Business ties, too, are part of Mr. Harper’s effort to strengthen the “forces of progress” – an extension of the government’s push to make “economic diplomacy” the centrepiece of Canada’s foreign policy.
Mr. Harper brought his Industry Minister and Natural Resources Minister to meetings with King Abdullah in Jordan – a country looking to develop shale gas to fill a power shortage. Among the issues discussed behind closed doors: a plan to build a gas pipeline from Israel to Jordan promoted by a Jordanian firm partly owned by Saskatchewan’s Potash Corp. – a plan that would also tighten Jordan’s strategic ties to Israel.
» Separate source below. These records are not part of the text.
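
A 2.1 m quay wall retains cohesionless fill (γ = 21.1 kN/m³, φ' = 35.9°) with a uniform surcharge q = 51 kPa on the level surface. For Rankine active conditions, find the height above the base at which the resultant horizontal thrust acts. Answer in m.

0.944 m

K_a = 0.2607.
Triangular part P₁ = ½K_aγH² = 12.13 at H/3 = 0.7000 m; rectangular part P₂ = K_a q H = 27.93 at H/2 = 1.050 m.
ȳ = (P₁·0.7000 + P₂·1.050)/(P₁+P₂) = 0.9440 m.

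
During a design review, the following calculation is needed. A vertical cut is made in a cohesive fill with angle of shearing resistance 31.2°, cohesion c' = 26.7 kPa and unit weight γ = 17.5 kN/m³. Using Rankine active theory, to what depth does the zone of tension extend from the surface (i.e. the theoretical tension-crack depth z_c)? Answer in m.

5.42 m

K_a = tan²(45° − 31.2°/2) = 0.3175; √K_a = 0.5635.
The active pressure is zero where K_a γ z = 2c√K_a, so z_c = 2c/(γ√K_a) = 2×26.7/(17.5×0.5635) = 5.415 m.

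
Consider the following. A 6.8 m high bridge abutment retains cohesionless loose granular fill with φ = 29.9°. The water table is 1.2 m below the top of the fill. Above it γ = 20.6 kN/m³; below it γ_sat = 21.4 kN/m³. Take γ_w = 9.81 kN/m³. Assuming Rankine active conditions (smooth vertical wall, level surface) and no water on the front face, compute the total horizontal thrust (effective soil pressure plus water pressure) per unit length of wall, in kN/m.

K_a = tan²(45° − φ/2) = 0.3347.
γ' = 21.4 − 9.81 = 11.59 kN/m³. Depth below WT = 5.6 m.
σ'_h at WT = K_a γ d_w = 8.273 kPa; at base = 8.273 + K_a γ' × 5.6 = 30.00 kPa.
P₁ (0–1.2 m) = ½×8.273×1.2 = 4.964. P₂ (1.2–6.8 m) = ½(8.273+30.00)×5.6 = 107.2.
P_w = ½ γ_w h₂² = 0.5×9.81×5.6² = 153.8. Total = 4.964+107.2+153.8 = 265.9 kN/m.

266 kN/m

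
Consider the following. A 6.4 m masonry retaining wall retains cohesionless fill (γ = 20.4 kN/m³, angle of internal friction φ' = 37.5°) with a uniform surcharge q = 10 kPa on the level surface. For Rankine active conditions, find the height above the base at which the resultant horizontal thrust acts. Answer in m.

2.28 m

K_a = 0.2432.
Triangular part P₁ = ½K_aγH² = 101.6 at H/3 = 2.133 m; rectangular part P₂ = K_a q H = 15.56 at H/2 = 3.200 m.
ȳ = (P₁·2.133 + P₂·3.200)/(P₁+P₂) = 2.275 m.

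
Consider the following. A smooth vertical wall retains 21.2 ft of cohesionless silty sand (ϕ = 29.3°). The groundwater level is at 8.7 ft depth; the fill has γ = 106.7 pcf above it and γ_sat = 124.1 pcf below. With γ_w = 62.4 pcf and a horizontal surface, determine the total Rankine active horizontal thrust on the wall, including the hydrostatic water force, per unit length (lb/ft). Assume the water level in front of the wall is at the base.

K_a = tan²(45° − φ/2) = 0.3428.
γ' = 124.1 − 62.4 = 61.70 pcf. Depth below WT = 12.5 ft.
σ'_h at WT = K_a γ d_w = 318.3 psf; at base = 318.3 + K_a γ' × 12.5 = 582.7 psf.
P₁ (0–8.7 ft) = ½×318.3×8.7 = 1384. P₂ (8.7–21.2 ft) = ½(318.3+582.7)×12.5 = 5631.
P_w = ½ γ_w h₂² = 0.5×62.4×12.5² = 4875. Total = 1384+5631+4875 = 11890 lb/ft.

11900 lb/ft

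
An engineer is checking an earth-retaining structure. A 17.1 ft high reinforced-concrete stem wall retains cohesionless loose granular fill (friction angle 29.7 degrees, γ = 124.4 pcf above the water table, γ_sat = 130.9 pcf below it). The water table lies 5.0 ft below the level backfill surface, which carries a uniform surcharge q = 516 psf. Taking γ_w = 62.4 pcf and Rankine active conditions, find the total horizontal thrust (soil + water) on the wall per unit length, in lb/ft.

K_a = tan²(45° − φ/2) = 0.3374.
γ' = 130.9 − 62.4 = 68.50 pcf. h₂ = H − d_w = 12.1 ft.
σ'_h: at surface K_a·q = 174.1; at WT K_a(q+γd_w) = 383.9; at base K_a(q+γd_w+γ'h₂) = 663.6 psf.
P₁ = ½(174.1+383.9)×5.0 = 1395; P₂ = ½(383.9+663.6)×12.1 = 6338; P_w = ½γ_w h₂² = 4568.
Total = 1395+6338+4568 = 12300 lb/ft.

12300 lb/ft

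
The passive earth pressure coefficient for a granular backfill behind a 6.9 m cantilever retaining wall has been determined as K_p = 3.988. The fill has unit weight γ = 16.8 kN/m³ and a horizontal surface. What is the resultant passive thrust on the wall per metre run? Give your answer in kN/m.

1590 kN/m

P = ½ K_p γ H² = 0.5 × 3.988 × 16.8 × 6.9² = 1595 kN/m.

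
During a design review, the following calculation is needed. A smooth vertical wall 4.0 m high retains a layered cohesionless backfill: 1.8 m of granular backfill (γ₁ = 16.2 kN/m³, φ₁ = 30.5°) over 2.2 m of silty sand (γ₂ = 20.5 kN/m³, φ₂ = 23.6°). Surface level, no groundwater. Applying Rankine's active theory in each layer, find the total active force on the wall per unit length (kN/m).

57.3 kN/m

K_a1 = tan²(45°−30.5°/2) = 0.3267; K_a2 = tan²(45°−23.6°/2) = 0.4282.
Layer 1: σ at base = K_a1 γ₁ h₁ = 9.526 kPa; P₁ = ½×9.526×1.8 = 8.573.
Layer 2: σ_v at top = γ₁h₁ = 29.16; σ_h top = K_a2×29.16 = 12.49; σ_h base = K_a2×(29.16+20.5×2.2) = 31.80.
P₂ = ½(12.49+31.80)×2.2 = 48.71. Total P_a = 8.573+48.71 = 57.29 kN/m.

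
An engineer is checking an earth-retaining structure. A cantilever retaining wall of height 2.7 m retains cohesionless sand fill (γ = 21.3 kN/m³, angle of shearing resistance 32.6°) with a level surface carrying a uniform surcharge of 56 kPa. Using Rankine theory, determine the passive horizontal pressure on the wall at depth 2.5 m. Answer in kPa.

K_p = (1 + sin φ)/(1 − sin φ) = 3.336.
σ_v = γz + q = 21.3 × 2.5 + 56 = 109.2 kPa.
σ_h = K_p σ_v = 3.336 × 109.2 = 364.5 kPa.

364 kPa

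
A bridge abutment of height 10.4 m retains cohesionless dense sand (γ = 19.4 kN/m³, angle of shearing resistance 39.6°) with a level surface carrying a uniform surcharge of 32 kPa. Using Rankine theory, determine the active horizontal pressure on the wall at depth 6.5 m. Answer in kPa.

35.0 kPa

K_a = (1 − sin φ)/(1 + sin φ) = 0.2214.
σ_v = γz + q = 19.4 × 6.5 + 32 = 158.1 kPa.
σ_h = K_a σ_v = 0.2214 × 158.1 = 35.01 kPa.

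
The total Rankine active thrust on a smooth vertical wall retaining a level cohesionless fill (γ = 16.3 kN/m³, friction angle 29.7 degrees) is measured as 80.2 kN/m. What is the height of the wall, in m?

5.40 m

K_a = 0.3374. P_a = ½ K_a γ H² ⇒ H = √(2P_a/(K_a γ)).
H = √(2×80.2/(0.3374×16.3)) = 5.401 m.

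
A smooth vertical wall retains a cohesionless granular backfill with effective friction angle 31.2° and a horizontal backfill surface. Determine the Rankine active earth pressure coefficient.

K_a = (1 − sin φ)/(1 + sin φ) = (1 − sin 31.2°)/(1 + sin 31.2°) = 0.3175.

0.317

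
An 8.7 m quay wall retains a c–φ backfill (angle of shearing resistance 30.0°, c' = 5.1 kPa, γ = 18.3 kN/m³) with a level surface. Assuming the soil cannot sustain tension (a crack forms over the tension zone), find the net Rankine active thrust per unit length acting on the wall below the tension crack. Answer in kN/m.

K_a = 0.3333; √K_a = 0.5774.
Tension-crack depth z_c = 2c/(γ√K_a) = 2×5.1/(18.3×0.5774) = 0.9654 m.
σ_a at base = K_a γ H − 2c√K_a = 0.3333×18.3×8.7 − 2×5.1×0.5774 = 47.18 kPa.
P_a = ½ × 47.18 × (H − z_c) = 0.5×47.18×7.735 = 182.5 kN/m.

182 kN/m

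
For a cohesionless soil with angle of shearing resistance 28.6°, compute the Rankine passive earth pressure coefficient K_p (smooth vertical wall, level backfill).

2.84

K_p = (1 + sin φ)/(1 − sin φ) = tan²(45° + 28.6°/2) = 2.837.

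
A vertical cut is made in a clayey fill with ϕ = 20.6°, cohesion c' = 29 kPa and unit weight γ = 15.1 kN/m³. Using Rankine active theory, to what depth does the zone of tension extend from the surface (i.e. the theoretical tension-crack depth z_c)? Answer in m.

5.55 m

K_a = tan²(45° − 20.6°/2) = 0.4795; √K_a = 0.6924.
The active pressure is zero where K_a γ z = 2c√K_a, so z_c = 2c/(γ√K_a) = 2×29/(15.1×0.6924) = 5.547 m.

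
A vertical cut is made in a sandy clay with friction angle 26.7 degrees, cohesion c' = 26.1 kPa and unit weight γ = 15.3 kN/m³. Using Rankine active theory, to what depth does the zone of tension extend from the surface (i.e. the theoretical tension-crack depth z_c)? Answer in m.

5.53 m

K_a = tan²(45° − 26.7°/2) = 0.3800; √K_a = 0.6164.
The active pressure is zero where K_a γ z = 2c√K_a, so z_c = 2c/(γ√K_a) = 2×26.1/(15.3×0.6164) = 5.535 m.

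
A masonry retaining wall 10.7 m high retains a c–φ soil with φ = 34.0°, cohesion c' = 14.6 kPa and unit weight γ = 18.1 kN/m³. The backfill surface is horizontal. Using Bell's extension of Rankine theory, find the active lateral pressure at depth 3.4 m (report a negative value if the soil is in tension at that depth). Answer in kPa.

K_a = (1 − sin φ)/(1 + sin φ) = 0.2827.
σ_a = K_a γ z − 2c√K_a = 0.2827×18.1×3.4 − 2×14.6×0.5317 = 1.872 kPa.

1.87 kPa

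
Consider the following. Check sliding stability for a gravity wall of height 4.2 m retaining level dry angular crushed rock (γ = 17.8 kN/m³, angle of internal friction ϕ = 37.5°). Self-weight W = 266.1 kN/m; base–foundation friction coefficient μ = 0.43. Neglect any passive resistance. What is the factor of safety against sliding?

K_a = tan²(45° − 37.5°/2) = 0.2432.
P_a = ½K_aγH² = 0.5×0.2432×17.8×4.2² = 38.18 kN/m, acting at H/3 = 1.400 m above the base.
FS_sliding = μW / P_a = 0.43×266.1 / 38.18 = 2.997.

3.00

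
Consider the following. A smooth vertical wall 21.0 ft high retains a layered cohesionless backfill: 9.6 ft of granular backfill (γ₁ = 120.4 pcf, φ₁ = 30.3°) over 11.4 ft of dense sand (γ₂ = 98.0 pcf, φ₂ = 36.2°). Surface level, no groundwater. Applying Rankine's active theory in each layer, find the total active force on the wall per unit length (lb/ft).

6860 lb/ft

K_a1 = tan²(45°−30.3°/2) = 0.3293; K_a2 = tan²(45°−36.2°/2) = 0.2574.
Layer 1: σ at base = K_a1 γ₁ h₁ = 380.6 psf; P₁ = ½×380.6×9.6 = 1827.
Layer 2: σ_v at top = γ₁h₁ = 1156; σ_h top = K_a2×1156 = 297.5; σ_h base = K_a2×(1156+98.0×11.4) = 585.0.
P₂ = ½(297.5+585.0)×11.4 = 5030. Total P_a = 1827+5030 = 6858 lb/ft.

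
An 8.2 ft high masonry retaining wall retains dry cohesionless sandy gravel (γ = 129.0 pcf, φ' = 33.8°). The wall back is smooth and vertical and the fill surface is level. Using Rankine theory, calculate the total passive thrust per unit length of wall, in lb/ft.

K_p = tan²(45° + φ/2) = 3.508.
P_p = ½ K_p γ H² = 0.5 × 3.508 × 129.0 × 8.2² = 15210 lb/ft.

15200 lb/ft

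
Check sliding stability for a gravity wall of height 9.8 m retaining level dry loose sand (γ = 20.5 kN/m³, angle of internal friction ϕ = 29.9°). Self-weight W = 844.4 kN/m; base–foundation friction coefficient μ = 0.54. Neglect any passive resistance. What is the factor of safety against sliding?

K_a = tan²(45° − 29.9°/2) = 0.3347.
P_a = ½K_aγH² = 0.5×0.3347×20.5×9.8² = 329.5 kN/m, acting at H/3 = 3.267 m above the base.
FS_sliding = μW / P_a = 0.54×844.4 / 329.5 = 1.384.

1.38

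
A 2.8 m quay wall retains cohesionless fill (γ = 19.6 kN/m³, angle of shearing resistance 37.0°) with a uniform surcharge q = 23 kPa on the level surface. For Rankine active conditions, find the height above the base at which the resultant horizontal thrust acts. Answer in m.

K_a = 0.2486.
Triangular part P₁ = ½K_aγH² = 19.10 at H/3 = 0.9333 m; rectangular part P₂ = K_a q H = 16.01 at H/2 = 1.400 m.
ȳ = (P₁·0.9333 + P₂·1.400)/(P₁+P₂) = 1.146 m.

1.15 m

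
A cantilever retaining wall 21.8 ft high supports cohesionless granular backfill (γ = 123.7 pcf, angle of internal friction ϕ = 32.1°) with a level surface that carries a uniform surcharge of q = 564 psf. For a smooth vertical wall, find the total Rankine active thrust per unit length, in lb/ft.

12800 lb/ft

K_a = tan²(45° − φ/2) = 0.3060.
Soil triangle: ½ K_a γ H² = 0.5×0.3060×123.7×21.8² = 8994 lb/ft.
Surcharge rectangle: K_a q H = 0.3060×564×21.8 = 3762 lb/ft.
Total = 8994 + 3762 = 12760 lb/ft.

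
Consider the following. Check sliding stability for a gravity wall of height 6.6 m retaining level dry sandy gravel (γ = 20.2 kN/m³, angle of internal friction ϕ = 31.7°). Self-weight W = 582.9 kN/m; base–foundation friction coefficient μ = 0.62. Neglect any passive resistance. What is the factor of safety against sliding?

K_a = tan²(45° − 31.7°/2) = 0.3111.
P_a = ½K_aγH² = 0.5×0.3111×20.2×6.6² = 136.9 kN/m, acting at H/3 = 2.200 m above the base.
FS_sliding = μW / P_a = 0.62×582.9 / 136.9 = 2.641.

2.64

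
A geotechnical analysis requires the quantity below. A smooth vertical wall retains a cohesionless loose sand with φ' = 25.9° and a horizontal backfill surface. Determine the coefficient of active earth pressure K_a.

K_a = (1 − sin φ)/(1 + sin φ) = (1 − sin 25.9°)/(1 + sin 25.9°) = 0.3920.

0.392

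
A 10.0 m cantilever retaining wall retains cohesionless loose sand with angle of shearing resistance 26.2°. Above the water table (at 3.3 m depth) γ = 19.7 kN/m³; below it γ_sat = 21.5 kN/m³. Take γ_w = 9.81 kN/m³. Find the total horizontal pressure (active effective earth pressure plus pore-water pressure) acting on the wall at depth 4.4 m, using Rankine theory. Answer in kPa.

41.0 kPa

K_a = (1 − sin φ)/(1 + sin φ) = 0.3874.
γ' = 21.5 − 9.81 = 11.69 kN/m³.
Effective vertical stress at 4.4 m: σ'_v = 19.7×3.3 + 11.69×1.10 = 77.87 kPa.
σ'_h = K_a σ'_v = 0.3874 × 77.87 = 30.17 kPa; u = γ_w × 1.10 = 10.79 kPa.
Total σ_h = 30.17 + 10.79 = 40.96 kPa.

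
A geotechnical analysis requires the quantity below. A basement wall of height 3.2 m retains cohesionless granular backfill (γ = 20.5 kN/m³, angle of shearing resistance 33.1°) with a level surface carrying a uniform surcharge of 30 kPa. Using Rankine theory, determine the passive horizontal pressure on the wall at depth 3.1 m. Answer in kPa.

319 kPa

K_p = (1 + sin φ)/(1 − sin φ) = 3.406.
σ_v = γz + q = 20.5 × 3.1 + 30 = 93.55 kPa.
σ_h = K_p σ_v = 3.406 × 93.55 = 318.7 kPa.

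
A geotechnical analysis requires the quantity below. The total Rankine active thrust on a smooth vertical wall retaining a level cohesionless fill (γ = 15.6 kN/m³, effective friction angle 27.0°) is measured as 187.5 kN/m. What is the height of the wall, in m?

K_a = 0.3755. P_a = ½ K_a γ H² ⇒ H = √(2P_a/(K_a γ)).
H = √(2×187.5/(0.3755×15.6)) = 8.001 m.

8.00 m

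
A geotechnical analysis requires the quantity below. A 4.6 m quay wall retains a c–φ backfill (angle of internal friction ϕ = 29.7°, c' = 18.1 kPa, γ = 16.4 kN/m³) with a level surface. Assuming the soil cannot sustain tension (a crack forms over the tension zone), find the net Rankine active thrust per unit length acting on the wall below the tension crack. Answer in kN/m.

K_a = 0.3374; √K_a = 0.5808.
Tension-crack depth z_c = 2c/(γ√K_a) = 2×18.1/(16.4×0.5808) = 3.800 m.
σ_a at base = K_a γ H − 2c√K_a = 0.3374×16.4×4.6 − 2×18.1×0.5808 = 4.425 kPa.
P_a = ½ × 4.425 × (H − z_c) = 0.5×4.425×0.7998 = 1.770 kN/m.

1.77 kN/m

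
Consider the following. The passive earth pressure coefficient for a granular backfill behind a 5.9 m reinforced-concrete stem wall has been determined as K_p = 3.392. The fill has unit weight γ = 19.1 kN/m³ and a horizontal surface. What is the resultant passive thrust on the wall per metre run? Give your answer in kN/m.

1130 kN/m

P = ½ K_p γ H² = 0.5 × 3.392 × 19.1 × 5.9² = 1128 kN/m.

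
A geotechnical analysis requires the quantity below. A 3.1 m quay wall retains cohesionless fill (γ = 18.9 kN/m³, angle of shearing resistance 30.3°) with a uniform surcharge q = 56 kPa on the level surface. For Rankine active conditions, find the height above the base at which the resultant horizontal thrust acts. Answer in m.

1.37 m

K_a = 0.3293.
Triangular part P₁ = ½K_aγH² = 29.91 at H/3 = 1.033 m; rectangular part P₂ = K_a q H = 57.17 at H/2 = 1.550 m.
ȳ = (P₁·1.033 + P₂·1.550)/(P₁+P₂) = 1.373 m.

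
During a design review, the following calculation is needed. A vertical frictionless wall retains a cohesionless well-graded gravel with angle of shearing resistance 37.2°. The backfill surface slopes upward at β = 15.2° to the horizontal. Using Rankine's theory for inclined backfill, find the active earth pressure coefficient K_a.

0.269

K_a = cos β · (cos β − √(cos²β − cos²φ)) / (cos β + √(cos²β − cos²φ)).
cos β = 0.9650, cos φ = 0.7965, √(cos²β − cos²φ) = 0.5448.
K_a = 0.9650 × (0.9650 − 0.5448)/(0.9650 + 0.5448) = 0.2686.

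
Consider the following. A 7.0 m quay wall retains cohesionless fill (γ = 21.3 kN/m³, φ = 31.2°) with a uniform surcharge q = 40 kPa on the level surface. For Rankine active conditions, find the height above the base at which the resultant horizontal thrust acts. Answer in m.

2.74 m

K_a = 0.3175.
Triangular part P₁ = ½K_aγH² = 165.7 at H/3 = 2.333 m; rectangular part P₂ = K_a q H = 88.90 at H/2 = 3.500 m.
ȳ = (P₁·2.333 + P₂·3.500)/(P₁+P₂) = 2.741 m.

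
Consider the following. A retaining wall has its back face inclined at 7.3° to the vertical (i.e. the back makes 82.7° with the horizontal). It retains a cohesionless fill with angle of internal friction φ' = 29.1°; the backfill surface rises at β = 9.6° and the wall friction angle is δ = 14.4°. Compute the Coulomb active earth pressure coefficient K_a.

0.421

K_a = sin²(α+φ) / [sin²α · sin(α−δ) · (1 + √{sin(φ+δ)sin(φ−β) / (sin(α−δ)sin(α+β))})²].
With α = 82.7°, φ = 29.1°, δ = 14.4°, β = 9.6°: K_a = 0.4205.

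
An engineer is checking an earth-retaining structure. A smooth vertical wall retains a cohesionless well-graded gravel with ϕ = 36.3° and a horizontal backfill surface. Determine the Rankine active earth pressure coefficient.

0.256

K_a = (1 − sin φ)/(1 + sin φ) = (1 − sin 36.3°)/(1 + sin 36.3°) = 0.2563.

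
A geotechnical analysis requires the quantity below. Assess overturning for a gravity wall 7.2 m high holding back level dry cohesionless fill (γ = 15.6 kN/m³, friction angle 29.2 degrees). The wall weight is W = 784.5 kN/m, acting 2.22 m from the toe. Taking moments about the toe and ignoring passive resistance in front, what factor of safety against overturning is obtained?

K_a = tan²(45° − 29.2°/2) = 0.3442.
P_a = ½K_aγH² = 0.5×0.3442×15.6×7.2² = 139.2 kN/m, acting at H/3 = 2.400 m above the base.
Overturning moment M_o = P_a × H/3 = 139.2 × 2.400 = 334.0.
Resisting moment M_r = W × 2.22 = 784.5 × 2.22 = 1742.
FS_overturning = M_r/M_o = 1742/334.0 = 5.214.

5.21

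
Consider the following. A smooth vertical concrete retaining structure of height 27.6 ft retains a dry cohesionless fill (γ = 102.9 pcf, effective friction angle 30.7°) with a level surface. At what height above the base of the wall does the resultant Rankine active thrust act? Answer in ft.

K_a = 0.3240.
The pressure distribution is triangular, so the resultant acts at H/3 above the base = 27.6/3 = 9.200 ft.

9.20 ft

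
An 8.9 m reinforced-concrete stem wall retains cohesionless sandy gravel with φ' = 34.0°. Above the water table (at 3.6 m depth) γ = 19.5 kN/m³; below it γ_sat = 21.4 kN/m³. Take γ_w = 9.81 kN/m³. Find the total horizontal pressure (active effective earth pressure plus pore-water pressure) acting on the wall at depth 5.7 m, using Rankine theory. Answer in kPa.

47.3 kPa

K_a = (1 − sin φ)/(1 + sin φ) = 0.2827.
γ' = 21.4 − 9.81 = 11.59 kN/m³.
Effective vertical stress at 5.7 m: σ'_v = 19.5×3.6 + 11.59×2.10 = 94.54 kPa.
σ'_h = K_a σ'_v = 0.2827 × 94.54 = 26.73 kPa; u = γ_w × 2.10 = 20.60 kPa.
Total σ_h = 26.73 + 20.60 = 47.33 kPa.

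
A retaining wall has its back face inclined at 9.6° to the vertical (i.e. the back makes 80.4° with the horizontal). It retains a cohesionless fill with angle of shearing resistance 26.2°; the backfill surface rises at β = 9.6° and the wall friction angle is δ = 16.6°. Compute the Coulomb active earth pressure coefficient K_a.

K_a = sin²(α+φ) / [sin²α · sin(α−δ) · (1 + √{sin(φ+δ)sin(φ−β) / (sin(α−δ)sin(α+β))})²].
With α = 80.4°, φ = 26.2°, δ = 16.6°, β = 9.6°: K_a = 0.4905.

0.490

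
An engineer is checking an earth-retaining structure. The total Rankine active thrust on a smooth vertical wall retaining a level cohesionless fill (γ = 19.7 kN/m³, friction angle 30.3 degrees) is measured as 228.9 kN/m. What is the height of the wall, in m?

8.40 m

K_a = 0.3293. P_a = ½ K_a γ H² ⇒ H = √(2P_a/(K_a γ)).
H = √(2×228.9/(0.3293×19.7)) = 8.400 m.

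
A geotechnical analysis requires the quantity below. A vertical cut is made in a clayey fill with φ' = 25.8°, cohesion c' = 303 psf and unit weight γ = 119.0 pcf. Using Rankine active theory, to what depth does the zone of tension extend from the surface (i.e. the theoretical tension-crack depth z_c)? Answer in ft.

8.12 ft

K_a = tan²(45° − 25.8°/2) = 0.3935; √K_a = 0.6273.
The active pressure is zero where K_a γ z = 2c√K_a, so z_c = 2c/(γ√K_a) = 2×303/(119.0×0.6273) = 8.118 ft.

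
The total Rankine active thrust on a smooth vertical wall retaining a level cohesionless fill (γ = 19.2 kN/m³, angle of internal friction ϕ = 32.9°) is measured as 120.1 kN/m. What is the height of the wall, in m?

6.50 m

K_a = 0.2960. P_a = ½ K_a γ H² ⇒ H = √(2P_a/(K_a γ)).
H = √(2×120.1/(0.2960×19.2)) = 6.501 m.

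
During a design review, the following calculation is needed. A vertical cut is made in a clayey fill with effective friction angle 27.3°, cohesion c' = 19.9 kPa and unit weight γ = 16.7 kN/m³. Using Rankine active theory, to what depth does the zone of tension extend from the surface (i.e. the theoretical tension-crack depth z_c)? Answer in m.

K_a = tan²(45° − 27.3°/2) = 0.3711; √K_a = 0.6092.
The active pressure is zero where K_a γ z = 2c√K_a, so z_c = 2c/(γ√K_a) = 2×19.9/(16.7×0.6092) = 3.912 m.

3.91 m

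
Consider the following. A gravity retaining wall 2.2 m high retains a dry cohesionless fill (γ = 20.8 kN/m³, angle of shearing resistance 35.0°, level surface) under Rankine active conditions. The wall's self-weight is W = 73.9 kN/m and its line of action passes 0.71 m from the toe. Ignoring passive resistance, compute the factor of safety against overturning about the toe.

K_a = tan²(45° − 35.0°/2) = 0.2710.
P_a = ½K_aγH² = 0.5×0.2710×20.8×2.2² = 13.64 kN/m, acting at H/3 = 0.7333 m above the base.
Overturning moment M_o = P_a × H/3 = 13.64 × 0.7333 = 10.00.
Resisting moment M_r = W × 0.71 = 73.9 × 0.71 = 52.47.
FS_overturning = M_r/M_o = 52.47/10.00 = 5.245.

5.25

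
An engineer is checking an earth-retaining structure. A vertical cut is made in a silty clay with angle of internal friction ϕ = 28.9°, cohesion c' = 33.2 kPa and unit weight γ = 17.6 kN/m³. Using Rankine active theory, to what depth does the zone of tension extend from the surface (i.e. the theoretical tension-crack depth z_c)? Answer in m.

K_a = tan²(45° − 28.9°/2) = 0.3484; √K_a = 0.5902.
The active pressure is zero where K_a γ z = 2c√K_a, so z_c = 2c/(γ√K_a) = 2×33.2/(17.6×0.5902) = 6.392 m.

6.39 m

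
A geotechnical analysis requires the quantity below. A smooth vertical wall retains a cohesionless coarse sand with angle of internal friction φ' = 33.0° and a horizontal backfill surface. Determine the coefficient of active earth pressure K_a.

K_a = tan²(45° − φ/2) = tan²(28.50°) = 0.2948.

0.295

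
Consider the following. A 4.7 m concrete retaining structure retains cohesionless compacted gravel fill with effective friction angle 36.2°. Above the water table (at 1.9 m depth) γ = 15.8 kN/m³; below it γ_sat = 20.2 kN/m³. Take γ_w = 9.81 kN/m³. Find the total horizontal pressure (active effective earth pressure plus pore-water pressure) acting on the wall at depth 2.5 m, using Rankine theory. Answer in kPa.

K_a = (1 − sin φ)/(1 + sin φ) = 0.2574.
γ' = 20.2 − 9.81 = 10.39 kN/m³.
Effective vertical stress at 2.5 m: σ'_v = 15.8×1.9 + 10.39×0.600 = 36.25 kPa.
σ'_h = K_a σ'_v = 0.2574 × 36.25 = 9.331 kPa; u = γ_w × 0.600 = 5.886 kPa.
Total σ_h = 9.331 + 5.886 = 15.22 kPa.

15.2 kPa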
On Friday, Mr. Harper travelled to the Zaatari refugee camp in the country’s north to announce $150-million in new aid for Syrian refugees. He described the camp as the “tip of the iceberg” in a crisis that has displaced millions.
Targeted aid has become a major part of Canada’s foreign policy in the Middle East. In geo-political terms, it’s a deliberate effort to help prevent the refugee crisis from destabilizing the region, especially in moderate Jordan, which now houses 600,000 displaced Syrians.
Outside the compound, some of those refugees said the money is appreciated, but what they really want is Western efforts to help remove Bashar al-Assad’s Syrian regime, so they can go home. “As soon as possible,” said one.
But it’s a course that Mr. Harper rejected, in a conflict that he said pits “extreme and brutal elements on both sides.” Canada can’t change the course of the war; it can only encourage moderate elements and conciliation, and offer help for its victims.
“The brutal reality of the world is that we do not control the actions of others,” he said. “And sometimes the actions of others impose realities on others that we have to deal with.”